Title: Hadoop YARN Job Stuck in NEW_SAVING State
Category: Troubleshooting
Applies To: Hadoop 3.4.1
Last Updated: 23/06/2025
Issue Summary
A submitted YARN application or job remains indefinitely in the NEW_SAVING state and does not transition to ACCEPTED or RUNNING. This prevents the job from executing.
Possible Cause(s)
Zookeeper qourum failure or HA issues (if HA is enabled)
ResourceManager in standby mode or unable to coordinate with ZK.
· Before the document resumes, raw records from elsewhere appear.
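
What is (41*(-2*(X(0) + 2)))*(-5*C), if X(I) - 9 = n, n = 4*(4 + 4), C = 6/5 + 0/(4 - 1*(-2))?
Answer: 21156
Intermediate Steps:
C = 6/5 (C = 6*(1/5) + 0/(4 + 2) = 6/5 + 0/6 = 6/5 + 0*(1/6) = 6/5 + 0 = 6/5 ≈ 1.2000)
n = 32 (n = 4*8 = 32)
X(I) = 41 (X(I) = 9 + 32 = 41)
(41*(-2*(X(0) + 2)))*(-5*C) = (41*(-2*(41 + 2)))*(-5*6/5) = (41*(-2*43))*(-6) = (41*(-86))*(-6) = -3526*(-6) = 21156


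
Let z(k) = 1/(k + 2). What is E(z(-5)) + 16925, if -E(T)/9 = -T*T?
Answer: 16926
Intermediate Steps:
z(k) = 1/(2 + k)
E(T) = 9*T² (E(T) = -(-9)*T*T = -(-9)*T² = 9*T²)
E(z(-5)) + 16925 = 9*(1/(2 - 5))² + 16925 = 9*(1/(-3))² + 16925 = 9*(-⅓)² + 16925 = 9*(⅑) + 16925 = 1 + 16925 = 16926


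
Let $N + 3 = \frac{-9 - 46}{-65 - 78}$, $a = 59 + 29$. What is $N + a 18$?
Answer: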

Corrupted YARN state-store
Step-by-Step Resolution
Step 1: Check Job Status
yarn application -status <application_id>
If it shows NEW, continue to next step.
Step 2: Inspect ResourceManager Logs
Check logs on the active ResourceManager node:
cd $HADOOP_HOME/logs/
less yarn-yarn-resourcemanager-*.log
Look for errors or messages around the application ID, like:
Scheduler queue not found
Cannot assign application to queue
User not authorized
Step 3: Check Available Cluster Resources
yarn node -list
Verify total memory and vCores are sufficient to run ApplicationMaster (default is 1024 MB and 1 vCore).
Also:
yarn cluster --list
Check the active/standby state of Resource Managers.
Step 5: Restart Resource Manager (if necessary)
If the RM is unresponsive or misbehaving:
yarn --daemon stop resourcemanager
yarn --daemon start resourcemanager
Or restart the RM service via systemctl if installed as a service.
Additional Notes
For HA setups, make sure only one ResourceManager is in active state.
Monitor UI at http://<rm-host>:8088 to track job transitions.